I wondered briefly how long one should wait before asking one’s host how his arrest had gone, and then decided to dive in. If Giles hadn’t gotten used to my impatient nature by now, it was time he learned.

“I’m amazed that they actually arrested you,” I said, which I thought was a pretty tactful opening.

“I don’t blame them,” Giles said. “You have to admit, the evidence looks bad for me.”

“But what about motive?” I asked. “I mean, can you really imagine someone killing someone else over a book?”

“Well, yes,” Giles said. “I can imagine it.”

Chapter 22

“Giles!” I exclaimed.

“Your lawyer will probably be happier if you don’t go around saying things like that,” Michael suggested.

“I don’t condone it,” Giles said, sounding uncharacteristically melancholy. “It’s abhorrent to consider taking a human life for any reason, but for a mere material object? Unspeakable. But unimaginable? No. I can imagine it. A great deal more easily with a book than with some other object. Isn’t that strange?”

“Not really,” Michael said. “You value books. I’m not sure you care about any other material objects.”
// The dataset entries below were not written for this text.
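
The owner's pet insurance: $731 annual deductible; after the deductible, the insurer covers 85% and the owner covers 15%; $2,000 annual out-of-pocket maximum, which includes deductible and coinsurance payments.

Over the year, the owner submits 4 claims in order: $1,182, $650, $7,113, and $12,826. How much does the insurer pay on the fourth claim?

Claim 1 ($1,182): $731 finishes the deductible; $451 goes to coinsurance; owner's 15% is $67.65. Cost to owner: $798.65. OOP to date $798.65. Plan pays $1,182 − $798.65 = $383.35.
Claim 2 ($650): deductible met; 15% of $650 = $97.50. Owner pays $97.50; OOP now $896.15. Plan pays $650 − $97.50 = $552.50.
Claim 3 ($7,113): deductible already satisfied, so owner's share is 15% × $7,113 = $1,066.95. Owner owes $1,066.95 (running OOP $1,963.10). Insurer: $7,113 − $1,066.95 = $6,046.05.
Claim 4 ($12,826): deductible met; 15% of $12,826 = $1,923.90. Adding that to $1,963.10 gives $3,887, past the $2,000 cap; owner pays only $2,000 − $1,963.10 = $36.90. Insurer: $12,826 − $36.90 = $12,789.10.

$12,789.10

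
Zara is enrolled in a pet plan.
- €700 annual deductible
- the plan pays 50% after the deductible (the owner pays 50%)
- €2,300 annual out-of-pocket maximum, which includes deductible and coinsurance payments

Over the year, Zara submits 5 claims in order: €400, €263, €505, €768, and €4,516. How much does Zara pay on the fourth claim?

Claim 1 — €400: fully absorbed by the deductible. Owner pays €400; OOP now €400.
Claim 2 — €263: entire amount goes to the deductible. Owner owes €263 (running OOP €663).
Claim 3 — €505: €37 finishes the deductible; €468 goes to coinsurance; coinsurance €468 × 50% = €234. Cost to owner: €271. OOP to date €934.
Claim 4 — €768: deductible already satisfied, so owner's share is 50% × €768 = €384. Owner owes €384 (running OOP €1,318).

€384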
“But not that book,” Giles said, in something closer to his normal precise manner. “For one thing, I already have a copy of
The Uttermost Farthing,
thank you very much. The copy Gordon found isn’t even in particularly good condition. You can see that just by looking at it.”

“Not anymore,” I said.

“True,” Giles said, looking pained. “I wonder if there’s enough left to judge the condition. For all I know, they only have my word on its poor condition before he tried to burn it. Stupid thing to do. It was badly worn and discolored, but it would have done for a reading copy. Though not at the price he was asking for it.”

“What was he asking?” Michael said.

“Eight hundred dollars,” Giles said, with some heat. “Outrageous, even if it were in mint condition. He’d have been overcharging to ask fifty for it, the blackguard.”

He blinked suddenly, as if he’d surprised himself with the strength of his emotion. He’d certainly surprised me. Normally Giles didn’t go much beyond mild indignation.

He shook his head and sipped his sherry.

“I don’t know why the poor blighter annoys—annoyed me so much,” he said, in something closer to his normal dry tone of voice.

“I do,” I said. “I heard him say he’d found a book you wanted on someone’s dollar table.”

“Nothing wrong with that,” Giles said. “That’s his business. Buying books cheaply and selling them for as much as he can get. He has a right to make a living. Why should I resent the fact that he has the time and energy to go book hunting and the expertise to recognize a valuable book when he finds one?”

“Annoying that you didn’t get to the dollar table first,” Michael said.

“But that’s not his fault,” Giles said.

“Says you,” I put in. “You didn’t see him shoving his way to the head of the line.”

“He happened to get to that table first,” Giles said. “And however annoying it would be to pay full price when he’d paid a dollar, I could afford it. If I’d wanted the book in the first place, and I didn’t. So I feel bad about resenting him so much.”